Best regards, Tanja Pyhäjärvi
Revision round #12019-01-28
Decision round #1
Tenaillon et al. (https://doi.org/10.1101/461947) present a study on gene expression changes in flowering time experimental selection lines of maize and provide evidence of convergent patterns of expression divergence. The overall question of expression changes and related convergent patterns are interesting and the material is suitable for further detailed studies on the genetic basis of the observed expression pattern changes. The experiment is conducted in field conditions, is replicated across years and using material from two selection experiments. Three reviewers have provided careful feedback and comments on the preprint manuscript. They find the manuscript unique, interesting, generally well written and worth recommendation. They also point that manuscript would benefit from clarifying the experimental setup and simplifying the presentation. In many ways the current version is very demanding to read for people who are not familiar with the experimental design, flowering time genetics and maize anatomy.

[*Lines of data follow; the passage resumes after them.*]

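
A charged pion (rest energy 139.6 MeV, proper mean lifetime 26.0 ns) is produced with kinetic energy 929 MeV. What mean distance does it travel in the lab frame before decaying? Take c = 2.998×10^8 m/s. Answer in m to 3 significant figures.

γ = 1 + K/(m₀c²) = 1 + 929/139.6 = 7.6547
β = √(1 − 1/γ²) = 0.99143
Dilated lifetime: γτ₀ = 7.6547 × 26.0 ns = 199.02 ns
d = βc·γτ₀ = 0.99143 × (2.998×10^8 m/s) × 1.9902×10^-7 s = 59.2 m

d ≈ 59.2 m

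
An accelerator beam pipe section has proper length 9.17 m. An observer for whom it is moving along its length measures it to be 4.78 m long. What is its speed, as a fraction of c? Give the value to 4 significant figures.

γ = L₀/L = 9.17/4.78 = 1.91841
β = √(1 − 1/γ²) = 0.8534

β ≈ 0.8534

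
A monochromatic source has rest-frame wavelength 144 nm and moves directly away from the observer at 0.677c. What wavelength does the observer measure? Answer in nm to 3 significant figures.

Relativistic Doppler: λ_obs = λ_src √((1+β)/(1−β))
= 144 × √(1.6770/0.32300) = 144 × 2.2786 = 328 nm

λ_obs ≈ 328 nm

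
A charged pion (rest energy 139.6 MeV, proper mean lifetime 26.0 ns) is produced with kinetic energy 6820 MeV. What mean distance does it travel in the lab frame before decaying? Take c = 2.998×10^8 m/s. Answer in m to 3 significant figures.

d ≈ 389 m

γ = 1 + K/(m₀c²) = 1 + 6820/139.6 = 49.854
β = √(1 − 1/γ²) = 0.99980
Dilated lifetime: γτ₀ = 49.854 × 26.0 ns = 1296.2 ns
d = βc·γτ₀ = 0.99980 × (2.998×10^8 m/s) × 1.2962×10^-6 s = 389 m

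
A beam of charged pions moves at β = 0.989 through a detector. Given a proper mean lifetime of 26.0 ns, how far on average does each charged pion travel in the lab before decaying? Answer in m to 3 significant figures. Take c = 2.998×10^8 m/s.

d ≈ 52.1 m

γ = 1/√(1 − 0.989²) = 6.7606
Dilated lifetime: Δt = γτ₀ = 6.7606 × 26.0 ns = 175.78 ns
d = vΔt = 0.989c × 175.78 ns = 2.9650×10^8 m/s × 1.7578×10^-7 s = 52.1 m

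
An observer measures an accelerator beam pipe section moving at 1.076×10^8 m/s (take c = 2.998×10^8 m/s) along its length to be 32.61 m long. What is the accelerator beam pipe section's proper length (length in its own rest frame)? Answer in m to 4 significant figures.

β = v/c = 1.076×10^8 / 2.998×10^8 = 0.358906
γ = 1/√(1 − 0.358906²) = 1.07138
L₀ = γL = 1.07138 × 32.61 = 34.94 m

L₀ ≈ 34.94 m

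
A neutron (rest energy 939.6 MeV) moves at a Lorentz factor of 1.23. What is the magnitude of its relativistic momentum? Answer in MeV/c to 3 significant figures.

p ≈ 673 MeV/c

β = √(1 − 1/γ²) = √(1 − 1/1.23²) = 0.58225
p = γβm₀c = 1.23 × 0.58225 × 939.6 MeV/c = 673 MeV/c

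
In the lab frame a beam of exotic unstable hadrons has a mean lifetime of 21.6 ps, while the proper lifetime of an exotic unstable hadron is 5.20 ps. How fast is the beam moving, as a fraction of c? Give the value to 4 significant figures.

γ = Δt/τ₀ = 21.6/5.20 = 4.15385
β = √(1 − 1/γ²) = √(1 − 1/4.15385²) = 0.9706

β ≈ 0.9706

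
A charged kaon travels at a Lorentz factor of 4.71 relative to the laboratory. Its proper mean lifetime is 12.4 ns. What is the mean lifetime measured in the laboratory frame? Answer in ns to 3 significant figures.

Δt ≈ 58.4 ns

γ = 4.71 (given)
Time dilation: Δt = γτ₀ = 4.71 × 12.4 ns = 58.4 ns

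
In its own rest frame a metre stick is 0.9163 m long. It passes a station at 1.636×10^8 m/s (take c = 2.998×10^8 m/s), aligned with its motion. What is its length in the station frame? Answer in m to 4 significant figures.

L ≈ 0.7678 m

β = v/c = 1.636×10^8 / 2.998×10^8 = 0.545697
γ = 1/√(1 − 0.545697²) = 1.19334
Length contraction: L = L₀/γ = 0.9163/1.19334 = 0.7678 m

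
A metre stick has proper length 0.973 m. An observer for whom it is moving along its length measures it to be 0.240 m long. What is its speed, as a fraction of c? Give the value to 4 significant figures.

γ = L₀/L = 0.973/0.240 = 4.05417
β = √(1 − 1/γ²) = 0.9691

β ≈ 0.9691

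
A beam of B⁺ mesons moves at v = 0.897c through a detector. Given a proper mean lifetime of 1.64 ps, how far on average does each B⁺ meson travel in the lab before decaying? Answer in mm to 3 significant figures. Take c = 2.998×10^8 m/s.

γ = 1/√(1 − 0.897²) = 2.2623
Dilated lifetime: Δt = γτ₀ = 2.2623 × 1.64 ps = 3.7102 ps
d = vΔt = 0.897c × 3.7102 ps = 2.6892×10^8 m/s × 3.7102×10^-12 s = 0.998 mm

d ≈ 0.998 mm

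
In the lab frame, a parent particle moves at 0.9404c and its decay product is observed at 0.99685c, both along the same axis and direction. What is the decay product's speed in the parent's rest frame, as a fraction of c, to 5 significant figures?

u' ≈ 0.90230c

Inverse velocity addition: u' = (u − v)/(1 − uv/c²)
= (0.99685 − 0.9404)/(1 − 0.99685×0.9404) = 0.056450/0.06256226 = 0.90230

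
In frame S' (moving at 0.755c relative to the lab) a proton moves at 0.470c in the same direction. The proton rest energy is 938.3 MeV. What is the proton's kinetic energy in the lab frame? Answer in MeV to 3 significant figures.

u_lab = (0.470 + 0.755)/(1 + 0.470×0.755) = 0.904159
γ = 1/√(1 − 0.904159²) = 2.3408
K = (γ − 1)m₀c² = (2.3408 − 1) × 938.3 = 1.3408 × 938.3 = 1260 MeV

K ≈ 1260 MeV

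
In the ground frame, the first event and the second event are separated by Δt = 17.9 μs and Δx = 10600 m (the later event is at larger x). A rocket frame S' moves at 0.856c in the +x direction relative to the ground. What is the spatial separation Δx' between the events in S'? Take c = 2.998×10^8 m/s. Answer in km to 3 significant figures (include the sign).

Δx' ≈ 11.6 km

γ = 1/√(1 − 0.856²) = 1.9343
Δx' = γ(Δx − vΔt) = 1.9343 × (10600 m − 0.856×(2.998×10^8 m/s)×17.9×10^-6 s)
= 1.9343 × (6006.3 m) = 11.6 km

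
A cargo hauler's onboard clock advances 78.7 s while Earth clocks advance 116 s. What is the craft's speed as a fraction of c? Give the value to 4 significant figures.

β ≈ 0.7346

γ = Δt/τ₀ = 116/78.7 = 1.47395
β = √(1 − 1/γ²) = √(1 − 1/1.47395²) = 0.7346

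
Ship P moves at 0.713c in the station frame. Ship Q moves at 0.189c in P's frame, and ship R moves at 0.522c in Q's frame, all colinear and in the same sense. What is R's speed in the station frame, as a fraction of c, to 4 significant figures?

Compose boost 2: (0.189 + 0.713)/(1 + 0.189×0.713) = 0.9020/1.13476 = 0.794884
Compose boost 3: (0.522 + 0.794884)/(1 + 0.522×0.794884) = 1.31688/1.41493 = 0.9307

u ≈ 0.9307c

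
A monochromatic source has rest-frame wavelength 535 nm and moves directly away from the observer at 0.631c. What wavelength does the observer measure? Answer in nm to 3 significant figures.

Relativistic Doppler: λ_obs = λ_src √((1+β)/(1−β))
= 535 × √(1.6310/0.36900) = 535 × 2.1024 = 1120 nm

λ_obs ≈ 1120 nm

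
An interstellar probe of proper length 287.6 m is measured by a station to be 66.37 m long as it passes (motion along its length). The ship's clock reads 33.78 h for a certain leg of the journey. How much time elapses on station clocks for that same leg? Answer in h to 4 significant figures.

Δt ≈ 146.4 h

Length contraction ⇒ γ = L₀/L = 287.6/66.37 = 4.33328
Time dilation: Δt = γτ₀ = 4.33328 × 33.78 h = 146.4 h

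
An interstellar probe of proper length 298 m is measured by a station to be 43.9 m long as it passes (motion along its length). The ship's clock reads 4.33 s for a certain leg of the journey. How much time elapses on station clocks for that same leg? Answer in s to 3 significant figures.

Δt ≈ 29.4 s

Length contraction ⇒ γ = L₀/L = 298/43.9 = 6.7882
Time dilation: Δt = γτ₀ = 6.7882 × 4.33 s = 29.4 s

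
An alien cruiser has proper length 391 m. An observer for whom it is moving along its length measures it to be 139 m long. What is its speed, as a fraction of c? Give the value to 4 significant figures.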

For the revision, please take into account all the reviewers comments, most importantly
1) Clarify the main results of the paper, especially the convergent patterns that multiple reviewers found to be the most interesting part of the work
2) Justify the PCA analysis or replace with a more suitable method
3) Justify the choice of genes for the qRT-PCR and change the order of RNASeq and qRT-PCR methods. If the choice of the genes is not justified, consider omitting the qRT-PCR results altogether
4) Explain the experimental design in more detail: at least sample collection timing, germination procedure, number of plants, and design (random blocks?)
5) Cut the technical acronyms, omit the usage of FT
6) Allow access to Supplemental Tables
7) Regarding the low mapping rate, please explain why the mapping percent is low. Just as a suggestion, consider using methods for RNAseq transcript quantification that can handle multi-mapping reads (like Salmon)
Even though the questions presented in the first paragraph of the introduction are important, it would help reader to concentrate on the questions that are addressed in this manuscript. For example, can you quantify here the relative importance of gene expression and amino-acid sequence changes?
I am excited to see the revised version of the manuscript.